- Born: 1906 Chuluut sum Arkhangai Province
- Died: 1938 (aged 31–32) Ulaanbaatar
- Military career
- Allegiance: Mongolian People's Republic
- Branch: State security organs
- Service years: 1925–1934
- Commands: Deputy head of the Internal Security Service (Internal Security Service)
- Conflicts: Suppression of the Tugsbuyant uprising (1930), suppression of the Khuvsgul uprising (1932)
- Awards: Order of the Red Banner

= Sereenengiin Givaapil =

Mongolian statesman

Sereenen Givaapil (Сэрээнэнгийн Гиваапил; 1906, Chuluut sum, Arkhangai Province, Mongolia (then part of the Sain Noyon Khan aimag) – 1938, Ulaanbaatar, Mongolian People's Republic) was a Mongolian communist, activist of the Mongolian People's Revolutionary Party (MPRP), and one of the leaders of the Internal Security Service. He commanded forces in the suppression of the Khuvsgul uprising. He criticized Soviet interference in the affairs of the Mongolian People's Republic and the policies of Khorloogiin Choibalsan. Arrested during the period of the Great Repression, he was sentenced to death and executed. He was posthumously rehabilitated.

== Early life ==
He was born into a herder (arat) family in the Sain Noyon Khan aimag of Bogd Khanate of Mongolia (present-day Chuluut sum of Arkhangai Province). From the age of fourteen he worked as a weaver. He learned to read and write and earned a living writing letters for others. He positively supported the Mongolian Revolution of 1921 and the establishment of the Mongolian People's Republic.
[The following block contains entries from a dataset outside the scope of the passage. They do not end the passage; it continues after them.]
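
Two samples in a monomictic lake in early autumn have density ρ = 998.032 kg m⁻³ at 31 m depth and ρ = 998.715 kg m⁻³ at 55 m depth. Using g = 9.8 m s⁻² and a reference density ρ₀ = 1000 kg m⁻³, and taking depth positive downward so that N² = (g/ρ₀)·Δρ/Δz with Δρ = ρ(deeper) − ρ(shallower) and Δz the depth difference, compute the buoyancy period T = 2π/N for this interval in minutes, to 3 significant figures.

Δρ = 998.715 − 998.032 = 0.683 kg m⁻³ over Δz = 55 − 31 = 24 m.
N² = (9.8/1000) × (0.683/24) = 2.7889 × 10⁻⁴ s⁻².
N = √(2.7889 × 10⁻⁴) = 0.016700 rad s⁻¹, so T = 2π/N = 376.24 s = 6.2707 min ≈ 6.27 min.

6.27 min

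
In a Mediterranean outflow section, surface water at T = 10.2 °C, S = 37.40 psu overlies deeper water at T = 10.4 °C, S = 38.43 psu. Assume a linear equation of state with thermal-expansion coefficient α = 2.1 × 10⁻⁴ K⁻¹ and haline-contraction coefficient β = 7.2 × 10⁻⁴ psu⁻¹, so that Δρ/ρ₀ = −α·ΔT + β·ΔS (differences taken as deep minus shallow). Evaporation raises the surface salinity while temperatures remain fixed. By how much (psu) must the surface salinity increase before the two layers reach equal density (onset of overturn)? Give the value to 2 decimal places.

Neutral buoyancy requires −α(T_deep − T_surf) + β(S_deep − S_surf′) = 0.
S_surf′ = S_deep − (α/β)·ΔT = 38.43 − (2.1 × 10⁻⁴/7.2 × 10⁻⁴)·(+0.2) = 38.3717 psu.
Increase required: 38.3717 − 37.40 = 0.9717 psu.

0.97 psu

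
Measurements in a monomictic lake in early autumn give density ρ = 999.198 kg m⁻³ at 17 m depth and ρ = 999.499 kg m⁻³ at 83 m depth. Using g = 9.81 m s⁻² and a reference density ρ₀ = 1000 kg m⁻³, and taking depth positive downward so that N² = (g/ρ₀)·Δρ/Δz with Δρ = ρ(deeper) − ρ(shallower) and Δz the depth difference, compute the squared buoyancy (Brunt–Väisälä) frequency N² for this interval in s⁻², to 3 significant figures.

Δρ = 999.499 − 999.198 = 0.301 kg m⁻³ over Δz = 83 − 17 = 66 m.
N² = (9.81/1000) × (0.301/66) = 4.4740 × 10⁻⁵ s⁻² ≈ 4.47 × 10⁻⁵ s⁻².

4.47 × 10⁻⁵ s⁻²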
== Counter-insurgency service ==
=== Career in the Internal Security Service ===
In 1925, Givaapil was drafted into the Mongolian People's Revolutionary Army. He served as a clerk and administrative officer. He was a member of the ruling communist party (MPRP).
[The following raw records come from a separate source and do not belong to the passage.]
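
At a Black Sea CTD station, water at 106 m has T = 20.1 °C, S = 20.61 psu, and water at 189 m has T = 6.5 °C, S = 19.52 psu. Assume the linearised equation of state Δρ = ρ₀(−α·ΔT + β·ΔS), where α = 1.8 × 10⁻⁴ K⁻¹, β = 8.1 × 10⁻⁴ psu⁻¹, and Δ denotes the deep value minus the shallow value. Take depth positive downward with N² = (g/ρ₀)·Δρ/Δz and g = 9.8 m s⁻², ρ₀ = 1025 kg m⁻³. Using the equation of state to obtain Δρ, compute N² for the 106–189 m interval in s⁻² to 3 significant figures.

ΔT = -13.6 K, ΔS = -1.09 psu (deep − shallow).
Δρ/ρ₀ = −αΔT + βΔS = 2.448 × 10⁻³ − 8.829 × 10⁻⁴ = 1.5651 × 10⁻³, so Δρ ≈ 1.604 kg m⁻³.
N² = (g/ρ₀)·Δρ/Δz = g·(Δρ/ρ₀)/Δz = 9.8 × 1.5651 × 10⁻³ / 83 = 1.8479 × 10⁻⁴ s⁻² ≈ 1.85 × 10⁻⁴ s⁻².

1.85 × 10⁻⁴ s⁻²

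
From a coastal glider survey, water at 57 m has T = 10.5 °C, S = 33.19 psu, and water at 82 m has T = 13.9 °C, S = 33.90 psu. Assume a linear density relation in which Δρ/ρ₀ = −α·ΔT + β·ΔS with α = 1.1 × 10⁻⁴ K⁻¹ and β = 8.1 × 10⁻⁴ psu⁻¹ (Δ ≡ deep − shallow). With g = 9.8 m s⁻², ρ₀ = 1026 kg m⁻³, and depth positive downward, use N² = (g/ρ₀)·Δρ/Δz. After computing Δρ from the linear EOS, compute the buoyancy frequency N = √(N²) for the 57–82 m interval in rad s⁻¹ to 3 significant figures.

ΔT = +3.4 K, ΔS = +0.71 psu (deep − shallow).
Δρ/ρ₀ = −αΔT + βΔS = -3.74 × 10⁻⁴ + 5.751 × 10⁻⁴ = 2.011 × 10⁻⁴, so Δρ ≈ 0.2063 kg m⁻³.
N² = (g/ρ₀)·Δρ/Δz = g·(Δρ/ρ₀)/Δz = 9.8 × 2.011 × 10⁻⁴ / 25 = 7.8831 × 10⁻⁵ s⁻².
N = √(7.8831 × 10⁻⁵) = 8.8787 × 10⁻³ rad s⁻¹ ≈ 8.88 × 10⁻³ rad s⁻¹.

8.88 × 10⁻³ rad s⁻¹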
The leadership of the Internal Security Service recruited literate and capable personnel from party and army ranks. In June 1926, Sereenen Givaapil was transferred to the Internal Security Service (DHK). He proved to be an effective organizer. In 1927 he was appointed commander of security forces in the Khan-Taishir mountain region (now in Govi-Altai Province).
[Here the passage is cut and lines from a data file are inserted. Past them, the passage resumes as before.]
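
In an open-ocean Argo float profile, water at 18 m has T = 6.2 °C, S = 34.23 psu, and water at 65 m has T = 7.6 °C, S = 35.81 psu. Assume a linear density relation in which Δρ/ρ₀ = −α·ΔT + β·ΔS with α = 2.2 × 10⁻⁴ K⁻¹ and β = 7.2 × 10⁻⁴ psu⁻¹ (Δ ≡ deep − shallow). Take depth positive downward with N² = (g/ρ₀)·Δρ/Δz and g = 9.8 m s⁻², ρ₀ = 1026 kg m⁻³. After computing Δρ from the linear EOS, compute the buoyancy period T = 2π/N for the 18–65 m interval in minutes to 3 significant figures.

7.96 min

ΔT = +1.4 K, ΔS = +1.58 psu (deep − shallow).
Δρ/ρ₀ = −αΔT + βΔS = -3.08 × 10⁻⁴ + 1.1376 × 10⁻³ = 8.296 × 10⁻⁴, so Δρ ≈ 0.8512 kg m⁻³.
N² = (g/ρ₀)·Δρ/Δz = g·(Δρ/ρ₀)/Δz = 9.8 × 8.296 × 10⁻⁴ / 47 = 1.7298 × 10⁻⁴ s⁻².
N = √(1.7298 × 10⁻⁴) = 0.013152 rad s⁻¹ → T = 2π/N = 477.74 s = 7.9623 min ≈ 7.96 min.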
He participated in the suppression of the 1930 Tugsbuyant uprising and was awarded the Order of Military Merit. He was later noted for attempting to avoid large-scale repression and bloodshed. In 1932 he was appointed head of the political department and deputy head of the DHK under Bat-Ochiryn Eldev-Ochir, retaining his post under Davaagiin Namsrai.

=== Suppression of the Khuvsgul uprising ===
see: 1932 armed uprising in Mongolia

In 1932, Sereenen Givaapil led the suppression of the largest anti-communist popular uprising in Mongolia. He served on a special “Commission for Investigation of Political Crimes,” which functioned as an extraordinary party-state authority.

Givaapil led operational command and took part in combat against rebel forces, including units led by commanders Batboldyn Tugj and Chimedyn Sambuu in Khuvsgul and Arkhangai. He directed not only military operations but also the seizure of monasteries and settlements, and ordered executions of prisoners. In recaptured sums such as Jargalant, Tsetserleg, and Bayanzurkh, he quickly restored the previous administrative system. After the suppression of the uprising, he was again awarded the Order of Military Merit.

His unit was considered a shock detachment of government forces. However, Givaapil reportedly attempted to limit the severity of punitive measures. For example, he rejected an instruction from OGPU envoy Ivan Chibisov to use poisoned bullets.

== Conflict, arrest, and execution ==
Sereenen Givaapil was a committed communist but also an advocate of Mongolian sovereignty. He openly criticized Soviet interference in Mongolian politics and supported Peljidiin Genden. He also pointed out that OGPU advisers in the DHK did not understand local Mongolian conditions. This provoked a negative reaction from Soviet representatives and MPRP leadership.

In 1934 he was implicated in the Lhümbe Case. He denied the accusations during interrogation. Although not arrested at that time, he was effectively sent to study in Moscow. He spent about a year at the Communist University of the Toilers of the East. After returning in 1935, he was assigned to economic institutions and excluded from security services. He continued to criticize Choibalsan's policies privately.

He was arrested again during the 1937 purges. Investigators attempted to extract testimony against Genden and Gelegdorjiin Demid, but he refused. He was sentenced to death on standard charges of “conspiracy” and “espionage” and executed in 1938. He was posthumously rehabilitated by the Presidium of the Supreme Court of the MPR in 1962.